If you're involved in printing products intended for real-world applications, there are three key considerations: strength, appearance, and production time. From the customer's perspective, they won't be aware of how quickly you printed their product; only you and your payroll will have that knowledge. I mention payroll because speed translates to faster print times, resulting in increased production and ultimately more revenue per hour per machine. This is the essence of the matter. However, when printing at such high speeds, it becomes crucial for the thermal-mechanical properties of the printing material to keep up. Factors such as layer adhesion, melt rate, cooling rate, and extrusion lag come into play. In short, embracing larger layer lines becomes essential.

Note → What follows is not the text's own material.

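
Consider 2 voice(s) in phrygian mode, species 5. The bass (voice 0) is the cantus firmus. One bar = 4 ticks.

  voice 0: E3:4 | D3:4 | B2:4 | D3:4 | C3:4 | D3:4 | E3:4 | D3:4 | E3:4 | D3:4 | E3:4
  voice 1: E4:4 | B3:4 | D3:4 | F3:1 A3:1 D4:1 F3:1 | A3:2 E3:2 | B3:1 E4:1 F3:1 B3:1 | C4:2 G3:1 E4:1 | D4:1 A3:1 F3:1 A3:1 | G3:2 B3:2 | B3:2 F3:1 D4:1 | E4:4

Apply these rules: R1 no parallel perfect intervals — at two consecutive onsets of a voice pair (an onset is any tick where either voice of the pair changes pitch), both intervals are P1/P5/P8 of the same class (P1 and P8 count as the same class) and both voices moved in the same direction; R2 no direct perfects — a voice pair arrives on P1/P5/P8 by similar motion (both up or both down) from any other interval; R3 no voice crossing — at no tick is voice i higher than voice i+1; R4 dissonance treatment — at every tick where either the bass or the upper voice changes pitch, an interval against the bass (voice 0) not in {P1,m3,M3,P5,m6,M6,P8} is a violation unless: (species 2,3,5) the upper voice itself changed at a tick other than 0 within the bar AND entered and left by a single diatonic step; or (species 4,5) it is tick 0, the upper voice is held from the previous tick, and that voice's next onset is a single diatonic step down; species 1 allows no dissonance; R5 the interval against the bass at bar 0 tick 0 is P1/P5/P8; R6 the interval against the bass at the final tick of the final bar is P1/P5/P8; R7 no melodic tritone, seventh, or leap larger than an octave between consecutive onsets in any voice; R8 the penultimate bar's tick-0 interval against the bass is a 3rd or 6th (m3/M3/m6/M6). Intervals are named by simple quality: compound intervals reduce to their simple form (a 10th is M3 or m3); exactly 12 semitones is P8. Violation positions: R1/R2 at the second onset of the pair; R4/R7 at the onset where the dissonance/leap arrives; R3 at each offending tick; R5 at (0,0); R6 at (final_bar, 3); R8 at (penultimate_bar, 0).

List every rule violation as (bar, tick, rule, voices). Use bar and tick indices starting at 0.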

It takes approximately a year of experience to realize that achieving high speeds with a top-of-the-line CoreXY printer is an unrealistic goal. Personally, I operate four production machines: a Daedalus from Project R3d equipped with slice thermal components, and three custom machines I built myself based on the Ratrig V-Core3 model of a CoreXY printer. While the aluminum extrusions are the only components that remain true to Ratrig's design, V-Cores are excellent production machines. Speed was always my primary focus, but I gradually learned that speed is constrained by layer adhesion and the thermal-mechanical properties of the plastic being printed. As a result, I embraced larger nozzle sizes (0.8+mm) and slower speeds. Assuming a 30 VMF (volumetric millimeters per second), the difference in speed between a 0.2mm layer height with a 0.4mm nozzle and a 0.4mm layer height with a 0.8mm nozzle is approximately a 3.5:1 ratio—100mm/s to 350mm/s. Surprisingly, there is no reduction in print time, but several disadvantages accompany the high-speed model.

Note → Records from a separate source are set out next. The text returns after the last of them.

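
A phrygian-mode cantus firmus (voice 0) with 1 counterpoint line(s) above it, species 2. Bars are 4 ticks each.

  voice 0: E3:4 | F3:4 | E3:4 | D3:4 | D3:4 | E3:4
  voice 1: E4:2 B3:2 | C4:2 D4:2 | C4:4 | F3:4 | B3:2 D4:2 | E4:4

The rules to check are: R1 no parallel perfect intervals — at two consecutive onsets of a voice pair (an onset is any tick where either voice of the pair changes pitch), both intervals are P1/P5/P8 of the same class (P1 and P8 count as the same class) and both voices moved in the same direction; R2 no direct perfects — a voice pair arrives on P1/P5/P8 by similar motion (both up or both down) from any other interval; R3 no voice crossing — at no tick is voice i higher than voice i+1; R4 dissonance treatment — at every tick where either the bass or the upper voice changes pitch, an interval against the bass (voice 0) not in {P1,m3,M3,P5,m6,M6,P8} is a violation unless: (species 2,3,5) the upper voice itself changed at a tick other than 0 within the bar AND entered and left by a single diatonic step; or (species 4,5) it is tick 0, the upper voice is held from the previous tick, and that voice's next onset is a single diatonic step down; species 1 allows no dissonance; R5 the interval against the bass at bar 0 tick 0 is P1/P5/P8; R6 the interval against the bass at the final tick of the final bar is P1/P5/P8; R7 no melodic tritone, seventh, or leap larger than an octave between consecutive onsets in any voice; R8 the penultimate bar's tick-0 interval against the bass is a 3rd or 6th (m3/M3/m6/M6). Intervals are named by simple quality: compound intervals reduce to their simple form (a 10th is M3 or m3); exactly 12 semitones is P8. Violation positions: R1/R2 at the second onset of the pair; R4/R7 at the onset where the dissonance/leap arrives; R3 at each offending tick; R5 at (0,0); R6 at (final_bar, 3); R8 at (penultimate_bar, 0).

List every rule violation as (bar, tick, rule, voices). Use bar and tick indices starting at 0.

(1, 0, R1, (0, 1))
(4, 0, R7, (1,))
(5, 0, R1, (0, 1))

bar 0: v0=E3 v1=E4 downbeat P8
bar 1: v0=F3 v1=C4 downbeat P5
bar 2: v0=E3 v1=C4 downbeat m6
bar 3: v0=D3 v1=F3 downbeat m3
bar 4: v0=D3 v1=B3 downbeat M6
bar 5: v0=E3 v1=E4 downbeat P8
  -> R1 @ bar 1 tick 0 v(0, 1): E3/B3 P5 -> F3/C4 P5 similar
  -> R7 @ bar 4 tick 0 v(1,): F3->B3 leap 6st
  -> R1 @ bar 5 tick 0 v(0, 1): D3/D4 P8 -> E3/E4 P8 similar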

The first drawback is the appearance of artifacts. When printing at these high speeds for large volumes, artifacts are inevitable. Regardless of how well you maintain your machine, the nozzle pressure and layer adhesion struggle to keep up. You might achieve a few flawless prints, but for peace of mind, this approach is impractical.
The second drawback concerns layer adhesion and overall strength. There is a prevalent notion that we can achieve such thin layers that our 3D prints resemble injection-molded parts. However, from a production standpoint, this is counterintuitive since thinner layers result in less plastic or filament flow through the nozzle. Considering that the primary objective of injection molding is to produce fast and sturdy parts, it's important not to let aesthetics overshadow our focus.
The final drawback relates to wear and tear on the motion system of your printers. Whether you're investing in a print farm or, like me, purchasing production machines, maintenance becomes a significant concern. At these speeds, everything becomes problematic. When dealing with heat, we must consider the thermal expansion of metal parts, the potential misalignment of linear rails, vibrations that can loosen screws, and the inherent noise that requires attention from the operator.
Therefore, my advice to anyone entering the 3D printing realm is to embrace the layer lines. Instead of striving to make your parts resemble injection-molded pieces, focus on their functionality. It's akin to a digital clock featuring an image of a mechanical clock—it may look fine and serve its purpose, but it wasn't designed for that specific purpose.